Eißner kam jedoch auf einen gefährlichen Rückwärtstrend zu sprechen. Jetzt, wo die Anlässe wieder da seien, würden viele Redakteurinnen und Redakteure dazu neigen, sich zurück in ihre „Wohlfühlzone“ zu ziehen und wieder klassischen Terminjournalismus zu machen. Eine Tendenz, bei der laut Sauer und Eißner wieder gute Führung gefragt sei. Das sei anstrengend und mühsam, aber einen anderen Weg gebe es nicht, so lautete auch das Fazit aus dem Publikum.
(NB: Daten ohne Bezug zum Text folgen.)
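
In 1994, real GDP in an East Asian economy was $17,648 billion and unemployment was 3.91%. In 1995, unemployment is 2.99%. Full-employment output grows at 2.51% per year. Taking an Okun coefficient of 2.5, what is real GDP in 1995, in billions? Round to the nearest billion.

Δu = 2.99 - 3.91 = -0.92 points.
Okun's law (growth form): g_Y = g_Y* - β × Δu = 2.51 - 2.5 × (-0.92) = 2.51 + 2.3 = 4.81%.
Real GDP in the next year = 17648 × (1 + 4.81/100) = 17648 × 1.0481 ≈ 18497 billion.

$18,497 billion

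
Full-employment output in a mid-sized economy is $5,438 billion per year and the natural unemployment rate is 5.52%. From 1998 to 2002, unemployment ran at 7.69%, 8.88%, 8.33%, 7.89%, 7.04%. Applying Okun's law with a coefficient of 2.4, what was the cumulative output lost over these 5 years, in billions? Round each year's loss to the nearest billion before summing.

Year 1998: gap = -2.4 × (7.69 - 5.52) = -5.208%, loss ≈ 5438 × 5.208/100 ≈ 283.
Year 1999: gap = -2.4 × (8.88 - 5.52) = -8.064%, loss ≈ 5438 × 8.064/100 ≈ 439.
Year 2000: gap = -2.4 × (8.33 - 5.52) = -6.744%, loss ≈ 5438 × 6.744/100 ≈ 367.
Year 2001: gap = -2.4 × (7.89 - 5.52) = -5.688%, loss ≈ 5438 × 5.688/100 ≈ 309.
Year 2002: gap = -2.4 × (7.04 - 5.52) = -3.648%, loss ≈ 5438 × 3.648/100 ≈ 198.
Total lost output = 283 + 439 + 367 + 309 + 198 = 1596 billion.

$1,596 billion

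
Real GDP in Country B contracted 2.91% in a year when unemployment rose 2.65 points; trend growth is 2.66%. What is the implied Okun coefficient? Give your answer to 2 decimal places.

β ≈ 2.10

Growth form: g_Y = g_Y* - β × Δu, so β = (g_Y* - g_Y)/Δu.
β = (2.66 + 2.91)/2.65 = 5.57/2.65 = 2.10.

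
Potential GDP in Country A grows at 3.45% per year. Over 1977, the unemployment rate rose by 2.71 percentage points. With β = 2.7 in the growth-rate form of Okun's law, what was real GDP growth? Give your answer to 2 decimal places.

Growth-rate Okun's law: g_Y = g_Y* - β × Δu.
g_Y = 3.45 - 2.7 × (2.71) = 3.45 - 7.317 = -3.867%, i.e. -3.87% to 2 d.p.

-3.87%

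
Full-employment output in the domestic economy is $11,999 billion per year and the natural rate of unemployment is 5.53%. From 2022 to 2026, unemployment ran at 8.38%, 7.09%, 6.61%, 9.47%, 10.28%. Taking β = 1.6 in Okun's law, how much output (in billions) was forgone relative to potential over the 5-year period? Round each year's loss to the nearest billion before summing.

$2,721 billion

Year 2022: gap = -1.6 × (8.38 - 5.53) = -4.56%, loss ≈ 11999 × 4.56/100 ≈ 547.
Year 2023: gap = -1.6 × (7.09 - 5.53) = -2.496%, loss ≈ 11999 × 2.496/100 ≈ 299.
Year 2024: gap = -1.6 × (6.61 - 5.53) = -1.728%, loss ≈ 11999 × 1.728/100 ≈ 207.
Year 2025: gap = -1.6 × (9.47 - 5.53) = -6.304%, loss ≈ 11999 × 6.304/100 ≈ 756.
Year 2026: gap = -1.6 × (10.28 - 5.53) = -7.6%, loss ≈ 11999 × 7.6/100 ≈ 912.
Total lost output = 547 + 299 + 207 + 756 + 912 = 2721 billion.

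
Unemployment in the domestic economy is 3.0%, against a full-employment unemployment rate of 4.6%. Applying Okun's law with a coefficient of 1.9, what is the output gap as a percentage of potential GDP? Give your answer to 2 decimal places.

The unemployment gap is 3 - 4.6 = -1.6 percentage points.
Okun's law gives an output gap of -1.9 × (-1.6) = 3.04%, i.e. 3.04% above potential.

3.04%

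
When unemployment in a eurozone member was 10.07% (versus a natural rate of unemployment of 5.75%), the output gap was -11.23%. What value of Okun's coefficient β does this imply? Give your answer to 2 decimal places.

Okun's law: output gap = -β × (u - u*).
-11.23 = -β × (10.07 - 5.75) = -β × 4.32, so β = 11.23/4.32 = 2.60.

β ≈ 2.60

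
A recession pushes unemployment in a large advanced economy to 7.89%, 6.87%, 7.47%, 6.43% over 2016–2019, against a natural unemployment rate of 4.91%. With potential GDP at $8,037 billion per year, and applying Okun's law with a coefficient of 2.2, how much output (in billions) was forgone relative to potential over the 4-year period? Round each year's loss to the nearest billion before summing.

Year 2016: gap = -2.2 × (7.89 - 4.91) = -6.556%, loss ≈ 8037 × 6.556/100 ≈ 527.
Year 2017: gap = -2.2 × (6.87 - 4.91) = -4.312%, loss ≈ 8037 × 4.312/100 ≈ 347.
Year 2018: gap = -2.2 × (7.47 - 4.91) = -5.632%, loss ≈ 8037 × 5.632/100 ≈ 453.
Year 2019: gap = -2.2 × (6.43 - 4.91) = -3.344%, loss ≈ 8037 × 3.344/100 ≈ 269.
Total lost output = 527 + 347 + 453 + 269 = 1596 billion.

$1,596 billion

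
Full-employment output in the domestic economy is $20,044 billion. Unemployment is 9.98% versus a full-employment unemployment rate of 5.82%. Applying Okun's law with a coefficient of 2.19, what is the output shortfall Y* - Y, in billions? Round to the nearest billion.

Output gap = -2.19 × (9.98 - 5.82) = -2.19 × 4.16 = -9.1104%.
Actual GDP ≈ 20044 × 0.908896 ≈ 18218 billion, so the shortfall is 20044 - 18218 = 1826 billion.

$1,826 billion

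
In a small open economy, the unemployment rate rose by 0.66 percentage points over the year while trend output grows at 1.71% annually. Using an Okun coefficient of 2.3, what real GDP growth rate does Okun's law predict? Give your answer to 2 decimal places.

Growth-rate Okun's law: g_Y = g_Y* - β × Δu.
g_Y = 1.71 - 2.3 × (0.66) = 1.71 - 1.518 = 0.192%, i.e. 0.19% to 2 d.p.

0.19%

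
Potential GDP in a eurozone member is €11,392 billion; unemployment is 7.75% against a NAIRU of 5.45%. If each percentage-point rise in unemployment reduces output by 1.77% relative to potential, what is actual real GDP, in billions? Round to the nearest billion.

€10,928 billion

Unemployment gap = 7.75 - 5.45 = 2.3 points, so the output gap is -1.77 × 2.3 = -4.071%.
Actual GDP = 11392 × (1 - 4.071/100) = 11392 × 0.95929 ≈ 10928 billion.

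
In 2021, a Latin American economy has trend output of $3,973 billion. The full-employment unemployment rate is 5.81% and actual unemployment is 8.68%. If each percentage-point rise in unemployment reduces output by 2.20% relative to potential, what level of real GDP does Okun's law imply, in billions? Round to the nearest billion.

$3,722 billion

Unemployment gap = 8.68 - 5.81 = 2.87 points, so the output gap is -2.2 × 2.87 = -6.314%.
Actual GDP = 3973 × (1 - 6.314/100) = 3973 × 0.93686 ≈ 3722 billion.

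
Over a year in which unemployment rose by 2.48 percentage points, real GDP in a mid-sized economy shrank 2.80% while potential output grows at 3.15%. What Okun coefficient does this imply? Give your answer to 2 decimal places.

Growth form: g_Y = g_Y* - β × Δu, so β = (g_Y* - g_Y)/Δu.
β = (3.15 + 2.8)/2.48 = 5.95/2.48 = 2.40.

β ≈ 2.40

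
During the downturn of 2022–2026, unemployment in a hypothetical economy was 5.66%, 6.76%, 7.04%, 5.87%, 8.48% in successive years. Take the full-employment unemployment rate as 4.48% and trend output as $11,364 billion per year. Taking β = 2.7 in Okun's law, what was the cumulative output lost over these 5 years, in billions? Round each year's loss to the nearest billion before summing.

$3,500 billion

Year 2022: gap = -2.7 × (5.66 - 4.48) = -3.186%, loss ≈ 11364 × 3.186/100 ≈ 362.
Year 2023: gap = -2.7 × (6.76 - 4.48) = -6.156%, loss ≈ 11364 × 6.156/100 ≈ 700.
Year 2024: gap = -2.7 × (7.04 - 4.48) = -6.912%, loss ≈ 11364 × 6.912/100 ≈ 785.
Year 2025: gap = -2.7 × (5.87 - 4.48) = -3.753%, loss ≈ 11364 × 3.753/100 ≈ 426.
Year 2026: gap = -2.7 × (8.48 - 4.48) = -10.8%, loss ≈ 11364 × 10.8/100 ≈ 1227.
Total lost output = 362 + 700 + 785 + 426 + 1227 = 3500 billion.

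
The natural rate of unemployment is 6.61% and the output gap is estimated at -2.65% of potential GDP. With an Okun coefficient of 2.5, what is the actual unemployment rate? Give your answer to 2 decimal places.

7.67%

From Okun's law, u - u* = -(output gap)/β = -(-2.65)/2.5 = 1.06 points.
So u = 6.61 + 1.06 = 7.67%.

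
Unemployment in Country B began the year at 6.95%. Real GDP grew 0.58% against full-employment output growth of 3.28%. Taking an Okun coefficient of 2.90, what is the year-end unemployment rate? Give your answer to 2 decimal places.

7.88%

Growth-rate Okun's law: g_Y = g_Y* - β × Δu, so Δu = (g_Y* - g_Y)/β.
Δu = (3.28 - 0.58)/2.90 = 2.7/2.90 = 0.93 percentage points.
Year-end unemployment = 6.95 + 0.93 = 7.88%.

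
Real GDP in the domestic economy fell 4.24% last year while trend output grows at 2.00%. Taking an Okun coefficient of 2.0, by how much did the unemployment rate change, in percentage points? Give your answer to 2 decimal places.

Growth-rate Okun's law: g_Y = g_Y* - β × Δu, so Δu = (g_Y* - g_Y)/β.
Δu = (2 + 4.24)/2.0 = 6.24/2.0 = 3.12 percentage points.

3.12 percentage points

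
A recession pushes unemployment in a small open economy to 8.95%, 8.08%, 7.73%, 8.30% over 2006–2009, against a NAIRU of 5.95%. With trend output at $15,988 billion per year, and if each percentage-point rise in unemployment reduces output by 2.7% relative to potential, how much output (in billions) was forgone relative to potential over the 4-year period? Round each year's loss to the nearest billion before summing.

Year 2006: gap = -2.7 × (8.95 - 5.95) = -8.1%, loss ≈ 15988 × 8.1/100 ≈ 1295.
Year 2007: gap = -2.7 × (8.08 - 5.95) = -5.751%, loss ≈ 15988 × 5.751/100 ≈ 919.
Year 2008: gap = -2.7 × (7.73 - 5.95) = -4.806%, loss ≈ 15988 × 4.806/100 ≈ 768.
Year 2009: gap = -2.7 × (8.3 - 5.95) = -6.345%, loss ≈ 15988 × 6.345/100 ≈ 1014.
Total lost output = 1295 + 919 + 768 + 1014 = 3996 billion.

$3,996 billion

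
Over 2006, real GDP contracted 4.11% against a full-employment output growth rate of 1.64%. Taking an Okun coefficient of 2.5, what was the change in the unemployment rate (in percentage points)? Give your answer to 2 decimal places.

Growth-rate Okun's law: g_Y = g_Y* - β × Δu, so Δu = (g_Y* - g_Y)/β.
Δu = (1.64 + 4.11)/2.5 = 5.75/2.5 = 2.30 percentage points.

2.30 percentage points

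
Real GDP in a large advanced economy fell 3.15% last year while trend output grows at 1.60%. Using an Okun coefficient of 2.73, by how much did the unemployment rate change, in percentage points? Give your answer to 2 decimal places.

1.74 percentage points

Growth-rate Okun's law: g_Y = g_Y* - β × Δu, so Δu = (g_Y* - g_Y)/β.
Δu = (1.6 + 3.15)/2.73 = 4.75/2.73 = 1.74 percentage points.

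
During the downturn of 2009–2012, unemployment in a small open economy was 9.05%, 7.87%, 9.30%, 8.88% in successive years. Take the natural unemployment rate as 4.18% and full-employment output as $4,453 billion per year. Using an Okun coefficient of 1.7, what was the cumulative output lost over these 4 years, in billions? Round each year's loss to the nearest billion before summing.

Year 2009: gap = -1.7 × (9.05 - 4.18) = -8.279%, loss ≈ 4453 × 8.279/100 ≈ 369.
Year 2010: gap = -1.7 × (7.87 - 4.18) = -6.273%, loss ≈ 4453 × 6.273/100 ≈ 279.
Year 2011: gap = -1.7 × (9.3 - 4.18) = -8.704%, loss ≈ 4453 × 8.704/100 ≈ 388.
Year 2012: gap = -1.7 × (8.88 - 4.18) = -7.99%, loss ≈ 4453 × 7.99/100 ≈ 356.
Total lost output = 369 + 279 + 388 + 356 = 1392 billion.

$1,392 billion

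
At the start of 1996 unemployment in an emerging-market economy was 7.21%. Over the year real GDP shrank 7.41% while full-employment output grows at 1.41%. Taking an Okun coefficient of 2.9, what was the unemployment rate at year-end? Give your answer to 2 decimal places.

Growth-rate Okun's law: g_Y = g_Y* - β × Δu, so Δu = (g_Y* - g_Y)/β.
Δu = (1.41 + 7.41)/2.9 = 8.82/2.9 = 3.04 percentage points.
Year-end unemployment = 7.21 + 3.04 = 10.25%.

10.25%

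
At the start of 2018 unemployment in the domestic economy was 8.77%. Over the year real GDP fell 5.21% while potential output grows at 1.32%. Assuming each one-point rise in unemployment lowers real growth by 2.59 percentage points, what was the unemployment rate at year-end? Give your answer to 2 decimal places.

Growth-rate Okun's law: g_Y = g_Y* - β × Δu, so Δu = (g_Y* - g_Y)/β.
Δu = (1.32 + 5.21)/2.59 = 6.53/2.59 = 2.52 percentage points.
Year-end unemployment = 8.77 + 2.52 = 11.29%.

11.29%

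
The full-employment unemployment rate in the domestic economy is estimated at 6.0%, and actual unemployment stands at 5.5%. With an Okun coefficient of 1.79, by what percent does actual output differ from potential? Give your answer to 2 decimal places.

The unemployment gap is 5.5 - 6 = -0.5 percentage points.
Okun's law gives an output gap of -1.79 × (-0.5) = 0.895%, i.e. 0.90% above potential.

0.90%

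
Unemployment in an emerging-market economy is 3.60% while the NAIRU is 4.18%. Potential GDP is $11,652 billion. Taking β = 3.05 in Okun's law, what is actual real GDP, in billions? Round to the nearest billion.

$11,858 billion

Unemployment gap = 3.6 - 4.18 = -0.58 points, so the output gap is -3.05 × (-0.58) = 1.769%.
Actual GDP = 11652 × (1 + 1.769/100) = 11652 × 1.01769 ≈ 11858 billion.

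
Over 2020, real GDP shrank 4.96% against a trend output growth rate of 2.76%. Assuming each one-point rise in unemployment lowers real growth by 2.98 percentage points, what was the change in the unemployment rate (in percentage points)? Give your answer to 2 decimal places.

Growth-rate Okun's law: g_Y = g_Y* - β × Δu, so Δu = (g_Y* - g_Y)/β.
Δu = (2.76 + 4.96)/2.98 = 7.72/2.98 = 2.59 percentage points.

2.59 percentage points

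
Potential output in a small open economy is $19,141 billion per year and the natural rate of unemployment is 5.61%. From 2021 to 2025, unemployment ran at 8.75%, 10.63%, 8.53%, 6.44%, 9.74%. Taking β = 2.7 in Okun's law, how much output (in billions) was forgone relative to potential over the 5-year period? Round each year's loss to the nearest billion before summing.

$8,289 billion

Year 2021: gap = -2.7 × (8.75 - 5.61) = -8.478%, loss ≈ 19141 × 8.478/100 ≈ 1623.
Year 2022: gap = -2.7 × (10.63 - 5.61) = -13.554%, loss ≈ 19141 × 13.554/100 ≈ 2594.
Year 2023: gap = -2.7 × (8.53 - 5.61) = -7.884%, loss ≈ 19141 × 7.884/100 ≈ 1509.
Year 2024: gap = -2.7 × (6.44 - 5.61) = -2.241%, loss ≈ 19141 × 2.241/100 ≈ 429.
Year 2025: gap = -2.7 × (9.74 - 5.61) = -11.151%, loss ≈ 19141 × 11.151/100 ≈ 2134.
Total lost output = 1623 + 2594 + 1509 + 429 + 2134 = 8289 billion.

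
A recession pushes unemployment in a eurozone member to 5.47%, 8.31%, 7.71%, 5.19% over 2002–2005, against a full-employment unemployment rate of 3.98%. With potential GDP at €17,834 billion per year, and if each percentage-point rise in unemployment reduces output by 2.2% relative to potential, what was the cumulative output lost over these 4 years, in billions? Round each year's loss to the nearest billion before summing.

Year 2002: gap = -2.2 × (5.47 - 3.98) = -3.278%, loss ≈ 17834 × 3.278/100 ≈ 585.
Year 2003: gap = -2.2 × (8.31 - 3.98) = -9.526%, loss ≈ 17834 × 9.526/100 ≈ 1699.
Year 2004: gap = -2.2 × (7.71 - 3.98) = -8.206%, loss ≈ 17834 × 8.206/100 ≈ 1463.
Year 2005: gap = -2.2 × (5.19 - 3.98) = -2.662%, loss ≈ 17834 × 2.662/100 ≈ 475.
Total lost output = 585 + 1699 + 1463 + 475 = 4222 billion.

€4,222 billion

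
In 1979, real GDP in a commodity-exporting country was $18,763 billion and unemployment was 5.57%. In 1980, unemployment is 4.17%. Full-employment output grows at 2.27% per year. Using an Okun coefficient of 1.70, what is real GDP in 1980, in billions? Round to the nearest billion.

Δu = 4.17 - 5.57 = -1.4 points.
Okun's law (growth form): g_Y = g_Y* - β × Δu = 2.27 - 1.70 × (-1.40) = 2.27 + 2.38 = 4.65%.
Real GDP in the next year = 18763 × (1 + 4.65/100) = 18763 × 1.0465 ≈ 19635 billion.

$19,635 billion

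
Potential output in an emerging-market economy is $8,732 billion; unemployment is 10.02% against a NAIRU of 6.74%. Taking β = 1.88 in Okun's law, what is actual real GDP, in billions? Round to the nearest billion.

Unemployment gap = 10.02 - 6.74 = 3.28 points, so the output gap is -1.88 × 3.28 = -6.1664%.
Actual GDP = 8732 × (1 - 6.1664/100) = 8732 × 0.938336 ≈ 8194 billion.

$8,194 billion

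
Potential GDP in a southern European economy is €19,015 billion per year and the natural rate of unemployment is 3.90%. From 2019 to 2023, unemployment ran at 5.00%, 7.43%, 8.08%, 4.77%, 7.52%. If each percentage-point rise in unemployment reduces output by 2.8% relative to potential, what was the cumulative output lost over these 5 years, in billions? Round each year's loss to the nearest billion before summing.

€7,081 billion

Year 2019: gap = -2.8 × (5 - 3.9) = -3.08%, loss ≈ 19015 × 3.08/100 ≈ 586.
Year 2020: gap = -2.8 × (7.43 - 3.9) = -9.884%, loss ≈ 19015 × 9.884/100 ≈ 1879.
Year 2021: gap = -2.8 × (8.08 - 3.9) = -11.704%, loss ≈ 19015 × 11.704/100 ≈ 2226.
Year 2022: gap = -2.8 × (4.77 - 3.9) = -2.436%, loss ≈ 19015 × 2.436/100 ≈ 463.
Year 2023: gap = -2.8 × (7.52 - 3.9) = -10.136%, loss ≈ 19015 × 10.136/100 ≈ 1927.
Total lost output = 586 + 1879 + 2226 + 463 + 1927 = 7081 billion.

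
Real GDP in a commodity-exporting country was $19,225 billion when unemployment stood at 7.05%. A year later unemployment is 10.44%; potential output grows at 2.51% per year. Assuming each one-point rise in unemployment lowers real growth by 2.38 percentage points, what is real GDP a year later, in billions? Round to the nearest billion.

Δu = 10.44 - 7.05 = 3.39 points.
Okun's law (growth form): g_Y = g_Y* - β × Δu = 2.51 - 2.38 × (3.39) = 2.51 - 8.0682 = -5.5582%.
Real GDP in the next year = 19225 × (1 - 5.5582/100) = 19225 × 0.944418 ≈ 18156 billion.

$18,156 billion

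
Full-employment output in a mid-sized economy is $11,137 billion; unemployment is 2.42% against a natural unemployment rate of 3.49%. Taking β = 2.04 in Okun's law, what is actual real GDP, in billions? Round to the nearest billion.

$11,380 billion

Unemployment gap = 2.42 - 3.49 = -1.07 points, so the output gap is -2.04 × (-1.07) = 2.1828%.
Actual GDP = 11137 × (1 + 2.1828/100) = 11137 × 1.021828 ≈ 11380 billion.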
Viel Neues bei der Badischen Zeitung
Knöferl von der Badischen Zeitung skizzierte die Veränderungen, die seit der Pandemie in großen Schritten in seinen Redaktionen umgesetzt wurden. So hat die Badische Zeitung ihre Lokalredaktionen von 21 auf zwölf drastisch reduziert, Teams mussten neu geführt werden, Themen neu besetzt. „Homeoffice hat unsere Redaktion während Corona gerettet“, sagte Knöferl. „Es war gleichzeitig Katalysator und Beschleuniger.“ Rückblickend sei die Neustrukturierung für seine Redaktion genau richtig gewesen. Den Anstoß für diese Pläne habe bereits vor Corona die wirtschaftliche Situation der Zeitung gegeben. So hätten die Pläne zu Beginn der Pandemie zwar schon konzipiert, aber noch nicht umsetzungsreif in der Schublade gelegen. „Für uns war eine zentrale Lehre: Man kann vieles machen und auch vieles weglassen. Aber wenn es nötig wird, können Veränderungsprozesse schnell und konsensual vorangetrieben und mit großen Schritten gegangen werden“, resümierte Knöferl.
Fazit
Neben all der Herausforderungen strukturell, führungspolitisch wie auch qualitativ, waren sich alle drei Diskussionsteilnehmer einig: Die Pandemie hat für den Lokaljournalismus auch etwas Gutes gehabt. Die Zäsur hat funktioniert. Die Redaktionen haben Mut geschöpft und das Selbstbewusstsein entwickelt, sich mehr journalistisch zu betätigen, Themen hinter den Anlässen zu suchen. Und das kommt bei den Leserinnen und Lesern gut an. Jetzt ist die Führung gefragt, diese Entwicklung zu festigen und nachhaltig voranzutreiben, um auch weiterhin qualitativ hochwertigen Lokaljournalismus anbieten zu können.